Kind steht vor Schultafel mit Doktorhut und Brille - Bildung und Bildungschancen

Bildungschancen noch immer schichtabhängig

Bildung ist nach wie vor eine Frage des Milieus. Aktuelle Studien zur Bildungsgerechtigkeit in Deutschland belegen die folgenschwere Rolle der sozialen Herkunft von Schülern. Demnach hängen die Bildungschancen von Kindern noch immer stark von der gesellschaftlichen Schicht des Elternhauses ab. Philologen und Fachverbände fordern eine bessere Aufklärung und mehr Unterstützung sozial benachteiligter Familien.

Bildungschancen und individuelle Förderung in oberen Schichten erheblich besser

Eltern wollen für ihre Kinder das Beste. Das ist nichts Neues. Aber worin dieses Beste liegt, da scheiden sich offenbar die Geister. Während die meisten bessergestellten Eltern für ihren Nachwuchs einen höheren Bildungsabschluss wünschen, strebt nur ein knappes Drittel der Eltern aus sozial schwächeren Familien für ihre Kinder das (Fach-)Abitur an.

Gute Bildungschancen und individuelle Förderung sind Eltern der oberen Schichten erheblich wichtiger als sozial schwächeren Müttern und Vätern. Groß ist die Kluft etwa in Punkten wie Leseförderung, musikalischer Bildung oder Politikinteresse.

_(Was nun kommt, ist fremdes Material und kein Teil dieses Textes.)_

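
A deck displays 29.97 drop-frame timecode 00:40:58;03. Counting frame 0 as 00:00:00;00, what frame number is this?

Complete 10-minute blocks: 4, each 17982 frames → 71928.
Remaining 0 whole minutes in the current block: 0 frames.
Within the current minute: 58 × 30 + 3 = 1743. Total = 71928 + 0 + 1743 = 73671.

73671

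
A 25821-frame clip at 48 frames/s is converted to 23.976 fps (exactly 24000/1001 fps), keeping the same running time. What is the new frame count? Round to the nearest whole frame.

12898 frames

Frames at target rate = 25821 × (24000/1001) / (48) = 12910500/1001 ≈ 12897.602.
Nearest whole frame: 12898.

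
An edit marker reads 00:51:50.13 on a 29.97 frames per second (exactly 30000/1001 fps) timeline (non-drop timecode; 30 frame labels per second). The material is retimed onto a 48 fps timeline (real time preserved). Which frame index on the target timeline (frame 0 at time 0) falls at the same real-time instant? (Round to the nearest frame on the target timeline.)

frame 149450

Source frame index: (0×3600 + 51×60 + 50) × 30 + 13 = 93313.
Real time: 93313 / (30000/1001) = 93406313/30000 s.
Target frame: (93406313/30000) × (48) = 93406313/625 ≈ 149450.101 → 149450.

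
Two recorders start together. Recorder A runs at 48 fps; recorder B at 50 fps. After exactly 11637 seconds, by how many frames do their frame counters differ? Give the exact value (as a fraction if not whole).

23274 frames

A emits 48 × 11637 = 558576 frames; B emits 50 × 11637 = 581850.
Difference = 23274 frames; B is ahead of A.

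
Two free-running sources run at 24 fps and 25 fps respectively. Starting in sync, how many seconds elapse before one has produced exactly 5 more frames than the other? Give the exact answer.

5 seconds

The gap grows by |25 − 24| = 1 frame per second.
Time for a 5-frame gap: 5 ÷ (1) = 5 s.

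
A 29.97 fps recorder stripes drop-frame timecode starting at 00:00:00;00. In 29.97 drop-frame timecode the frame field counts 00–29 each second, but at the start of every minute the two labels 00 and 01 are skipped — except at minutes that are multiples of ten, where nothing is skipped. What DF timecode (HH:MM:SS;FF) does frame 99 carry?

00:00:03;09

Ten DF minutes hold 17982 frames, so frame 99 lies in block 0 (frames 0–17981) with 99 frames into that block.
The block's first minute is 1800 frames and the rest 1798 each; 99 frames reaches minute 0, so 0 × 18 + 0 × 2 = 0 labels have been skipped so far.
Adding those back, label number 99 + 0 = 99 at 30 labels/s is 3 s + 9 f = 0 h 0 min 3 s frame 9, i.e. 00:00:03;09.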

Vereinfacht ausgedrückt: Akademiker schicken ihre Kinder zur Uni. Kinder von Schulabbrechern brechen selbst die Schule ab. Die soziale Herkunft der Eltern und ihr Bildungsgrad bestimmen in Deutschland in höchstem Maße auch den Bildungserfolg ihrer Kinder und damit im Grunde den gesamten weiteren Verlauf ihres Lebens.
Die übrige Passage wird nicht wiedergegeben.